萧挽垂眸,轻捻青葱玉指,神色依旧:“父皇今日让你去明德殿可是为何?”
萧昂眉头一紧,顿声道:“父皇只是考我功课。”
“考的是什么?”
“阿姐!”萧昂不耐烦的上前几步道:“父皇考我功课,这又与今日之事有何干系?”
萧挽起身走到香炉前,广袖轻挥,身姿倾城,如仙临世。
随着袖风,淡淡的檀香钻入殿内每一处。
萧挽转身,明眸如水,静静地注视着萧昂,声音中带着几分清冷:“你若是再如此急躁,便自行退下吧。”
萧昂闻言,心中一凛,连忙躬身行礼,语气恭敬:“是弟弟失态了,还请阿姐原谅。”他顿了顿,声音放缓:“父皇唤我入殿,问及我对颜渊之道的理解。”
“嗯,那你如何作答?”
“克己复礼,乃天下归仁之本。”
萧挽颔首,看着萧昂,轻启朱唇:“左传石碏谏卫庄公有言,君义、臣行、父慈、子孝、兄爱、弟敬。此为人伦之本,家国之道。你既知克己复礼,又当如何践行此道?”
随着萧挽的话音一落,殿内再无声音,她眼神落在空中,余光向香炉自然扫去,静静的等着回话。
萧昂面色几经变换,最后慢慢归于平静,他躬身行礼道:“阿姐教诲,昂儿铭记于心。”
萧挽迟疑了一下才开口道:“昂儿,父皇年迈了......”
“是。”
萧昂嘴角微启,却也未有其他话说出口,只是眼底却闪过一抹寒光。
门外,传来一阵脚步声,一位内侍官由巧慧带着,站在屏风后头,他的声音清晰而恭敬:“参见三公主殿下,参见七殿下。”
“何事?”
“端妃娘娘请七殿下过去一趟。”
“知道了。”萧昂回复,随即朝萧挽行礼道:“阿姐,我先走了。”
“嗯,去吧。”萧挽轻挥衣袖。
萧挽望着他离去的方向,轻叹一声复坐椅上,她的手指轻轻抵住额头,眼眸低垂,眼底满是疲惫之态。
“公主?”檀云入内,轻唤一声。
“如何?”
檀云上前一步,低声道:“有翻动的迹象,但没有找到东西。”
萧挽闻言,轻笑一声起身走向寝殿。
行至殿中,她挑眉示意檀云,檀云走到书桌前,随意拿起一幅画轴,抵在书架中间。画轴底部插入一个不起眼的小圆弧中,向左一扭动,机关开启,一方墨盒从妆台旋转而出。
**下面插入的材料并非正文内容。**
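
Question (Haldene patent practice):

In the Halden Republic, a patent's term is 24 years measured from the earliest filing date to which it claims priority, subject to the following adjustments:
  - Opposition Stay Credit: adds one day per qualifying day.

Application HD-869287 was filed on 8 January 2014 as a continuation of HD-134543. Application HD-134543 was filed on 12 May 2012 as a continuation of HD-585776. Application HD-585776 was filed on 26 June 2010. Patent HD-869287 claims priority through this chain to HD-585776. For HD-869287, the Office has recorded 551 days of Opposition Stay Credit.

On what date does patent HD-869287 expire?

December 29, 2035

Earliest priority filing: 26 June 2010.
Base term: 26 June 2010 + 24 years → 26 June 2034.
Opposition Stay Credit: +551 days → 29 December 2035.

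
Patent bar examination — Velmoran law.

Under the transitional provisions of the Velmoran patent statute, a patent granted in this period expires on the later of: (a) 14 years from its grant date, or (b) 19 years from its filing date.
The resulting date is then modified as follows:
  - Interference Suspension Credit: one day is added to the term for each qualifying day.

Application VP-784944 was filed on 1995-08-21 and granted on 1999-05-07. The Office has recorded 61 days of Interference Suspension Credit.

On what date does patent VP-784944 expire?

(a) grant + 14 years → 7 May 2013.
(b) filing + 19 years → 21 August 2014.
Later of the two: 21 August 2014.
Interference Suspension Credit: +61 days → 21 October 2014.

2014-10-21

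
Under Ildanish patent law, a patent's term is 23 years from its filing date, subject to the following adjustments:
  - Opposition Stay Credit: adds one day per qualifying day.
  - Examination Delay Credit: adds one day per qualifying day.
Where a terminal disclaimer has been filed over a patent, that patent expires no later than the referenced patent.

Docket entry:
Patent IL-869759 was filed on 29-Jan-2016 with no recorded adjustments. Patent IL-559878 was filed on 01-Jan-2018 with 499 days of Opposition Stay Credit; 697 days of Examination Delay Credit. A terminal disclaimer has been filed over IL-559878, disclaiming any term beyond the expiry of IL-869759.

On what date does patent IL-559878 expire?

January 29, 2039

Natural term of IL-559878:
  Base: filing + 23 years → 1 January 2041.
  Opposition Stay Credit: +499 days → 15 May 2042.
  Examination Delay Credit: +697 days → 11 April 2044.
Expiry of referenced patent IL-869759:
  Base: filing + 23 years → 29 January 2039.
Terminal disclaimer: IL-559878 expires on the earlier of 11 April 2044 and 29 January 2039.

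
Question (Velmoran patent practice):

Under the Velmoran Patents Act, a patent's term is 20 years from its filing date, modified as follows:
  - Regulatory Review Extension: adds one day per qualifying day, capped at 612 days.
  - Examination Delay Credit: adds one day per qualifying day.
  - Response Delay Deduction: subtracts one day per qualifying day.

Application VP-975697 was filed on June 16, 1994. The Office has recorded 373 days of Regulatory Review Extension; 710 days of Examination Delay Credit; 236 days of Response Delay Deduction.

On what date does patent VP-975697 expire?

2016-10-10

Base term: filing date + 20 years → 16 June 2014.
Regulatory Review Extension: 373 days (within the 612-day cap) → +373 days → 24 June 2015.
Examination Delay Credit: +710 days → 3 June 2017.
Response Delay Deduction: −236 days → 10 October 2016.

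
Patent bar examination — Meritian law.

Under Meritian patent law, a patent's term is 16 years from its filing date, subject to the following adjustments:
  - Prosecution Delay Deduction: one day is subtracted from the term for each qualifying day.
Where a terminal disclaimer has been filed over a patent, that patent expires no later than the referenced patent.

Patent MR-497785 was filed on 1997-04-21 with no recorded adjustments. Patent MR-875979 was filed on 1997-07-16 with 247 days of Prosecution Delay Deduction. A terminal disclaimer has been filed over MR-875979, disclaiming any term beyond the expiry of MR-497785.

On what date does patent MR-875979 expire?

Natural term of MR-875979:
  Base: filing + 16 years → 16 July 2013.
  Prosecution Delay Deduction: −247 days → 11 November 2012.
Expiry of referenced patent MR-497785:
  Base: filing + 16 years → 21 April 2013.
Terminal disclaimer: MR-875979 expires on the earlier of 11 November 2012 and 21 April 2013.

November 11, 2012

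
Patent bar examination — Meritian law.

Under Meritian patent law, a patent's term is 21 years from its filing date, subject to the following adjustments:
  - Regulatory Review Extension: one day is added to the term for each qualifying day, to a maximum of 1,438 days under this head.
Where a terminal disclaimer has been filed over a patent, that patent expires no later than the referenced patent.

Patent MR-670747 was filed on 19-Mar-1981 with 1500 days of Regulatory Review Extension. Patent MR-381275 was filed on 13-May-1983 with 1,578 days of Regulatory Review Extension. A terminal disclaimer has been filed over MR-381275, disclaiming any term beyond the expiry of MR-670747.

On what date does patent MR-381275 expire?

2006-02-24

Natural term of MR-381275:
  Base: filing + 21 years → 13 May 2004.
  Regulatory Review Extension: 1578 days claimed exceeds the 1438-day cap, so +1438 days → 20 April 2008.
Expiry of referenced patent MR-670747:
  Base: filing + 21 years → 19 March 2002.
  Regulatory Review Extension: 1500 days claimed exceeds the 1438-day cap, so +1438 days → 24 February 2006.
Terminal disclaimer: MR-381275 expires on the earlier of 20 April 2008 and 24 February 2006.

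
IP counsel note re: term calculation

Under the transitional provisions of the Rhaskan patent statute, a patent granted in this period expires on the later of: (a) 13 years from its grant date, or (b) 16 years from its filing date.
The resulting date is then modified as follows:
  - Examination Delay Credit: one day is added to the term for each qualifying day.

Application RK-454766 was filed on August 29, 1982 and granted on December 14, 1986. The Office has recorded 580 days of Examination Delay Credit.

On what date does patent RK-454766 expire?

2001-07-16

(a) grant + 13 years → 14 December 1999.
(b) filing + 16 years → 29 August 1998.
Later of the two: 14 December 1999.
Examination Delay Credit: +580 days → 16 July 2001.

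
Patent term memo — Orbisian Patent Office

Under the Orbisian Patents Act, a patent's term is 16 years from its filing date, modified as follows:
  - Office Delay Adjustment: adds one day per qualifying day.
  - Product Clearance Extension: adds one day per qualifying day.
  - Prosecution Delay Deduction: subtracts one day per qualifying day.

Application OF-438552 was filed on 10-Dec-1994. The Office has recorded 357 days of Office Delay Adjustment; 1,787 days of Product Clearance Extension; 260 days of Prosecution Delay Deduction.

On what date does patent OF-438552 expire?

Base term: filing date + 16 years → 10 December 2010.
Office Delay Adjustment: +357 days → 2 December 2011.
Product Clearance Extension: +1787 days → 23 October 2016.
Prosecution Delay Deduction: −260 days → 6 February 2016.

February 6, 2016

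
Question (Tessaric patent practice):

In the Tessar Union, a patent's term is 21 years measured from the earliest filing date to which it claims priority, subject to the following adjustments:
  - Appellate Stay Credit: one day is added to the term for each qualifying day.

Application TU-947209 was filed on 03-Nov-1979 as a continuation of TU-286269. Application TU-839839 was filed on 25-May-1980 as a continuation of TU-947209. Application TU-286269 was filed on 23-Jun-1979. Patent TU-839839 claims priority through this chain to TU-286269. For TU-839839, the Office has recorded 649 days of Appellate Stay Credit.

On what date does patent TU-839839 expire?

2002-04-03

Earliest priority filing: 23 June 1979.
Base term: 23 June 1979 + 21 years → 23 June 2000.
Appellate Stay Credit: +649 days → 3 April 2002.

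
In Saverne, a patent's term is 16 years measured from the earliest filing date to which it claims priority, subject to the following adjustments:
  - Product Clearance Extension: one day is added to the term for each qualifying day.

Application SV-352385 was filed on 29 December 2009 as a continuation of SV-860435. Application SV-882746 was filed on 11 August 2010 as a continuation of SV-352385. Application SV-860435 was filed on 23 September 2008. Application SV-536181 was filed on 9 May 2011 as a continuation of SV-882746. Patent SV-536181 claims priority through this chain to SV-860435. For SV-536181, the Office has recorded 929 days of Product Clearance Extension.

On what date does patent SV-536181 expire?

Earliest priority filing: 23 September 2008.
Base term: 23 September 2008 + 16 years → 23 September 2024.
Product Clearance Extension: +929 days → 10 April 2027.

2027-04-10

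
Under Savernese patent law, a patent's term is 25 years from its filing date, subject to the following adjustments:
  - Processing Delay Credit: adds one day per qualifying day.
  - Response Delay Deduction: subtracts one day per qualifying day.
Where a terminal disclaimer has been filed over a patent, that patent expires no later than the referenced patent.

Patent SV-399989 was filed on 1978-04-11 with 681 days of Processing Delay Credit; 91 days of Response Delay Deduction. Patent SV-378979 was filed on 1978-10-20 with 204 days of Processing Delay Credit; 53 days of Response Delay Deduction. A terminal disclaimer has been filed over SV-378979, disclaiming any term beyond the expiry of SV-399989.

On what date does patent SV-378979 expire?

2004-03-19

Natural term of SV-378979:
  Base: filing + 25 years → 20 October 2003.
  Processing Delay Credit: +204 days → 11 May 2004.
  Response Delay Deduction: −53 days → 19 March 2004.
Expiry of referenced patent SV-399989:
  Base: filing + 25 years → 11 April 2003.
  Processing Delay Credit: +681 days → 20 February 2005.
  Response Delay Deduction: −91 days → 21 November 2004.
Terminal disclaimer: SV-378979 expires on the earlier of 19 March 2004 and 21 November 2004.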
“昂儿终是长大成人了。”萧挽勾了勾嘴角,打开墨盒,取出几份绢报,她的目光落在绢报上的字迹上,慢慢的眼中闪过一丝凝重。
第一封:“赤乌已寻回拓拔震,怡王不知去向。”
第二封:“珩掌兵权,昌城暗桩见天,被影卫拔除,戾身受重伤,生死未卜。”
第三封:“珩欲杀安,已派三名影卫,前往彭城,不日将达。”
三封绢报上皆有血迹染上,萧挽眉头紧锁,握着绢报的指尖不由自主地收紧。
萧挽转身对着檀云,语气中带着几分急迫:“让小十一和小九赶去彭城,务必护住林乾安,不得让她有半分闪失!”
檀云闻言,微微一愣,她抬头望向萧挽,只见这位素日里平淡从容的公主,此刻脸上却带着几分少见的紧张与焦虑。
萧挽自知失态,立刻转身,深吸一口,沉声道:“本宫留着她还有用,你速去。”
“是。”檀云见状,不敢多言,转身快步离去。
整间夏宅,灯火通明,犹如白昼。
主院内,气氛却异常沉重。祝大娘子伏在夏老爷的床头,她的肩膀颤抖着,低声啜泣。
夏卓站在一旁,轻轻拍着她肩头,哽咽安慰道:“阿娘,父亲定会熬过这关,你莫太过伤悲。”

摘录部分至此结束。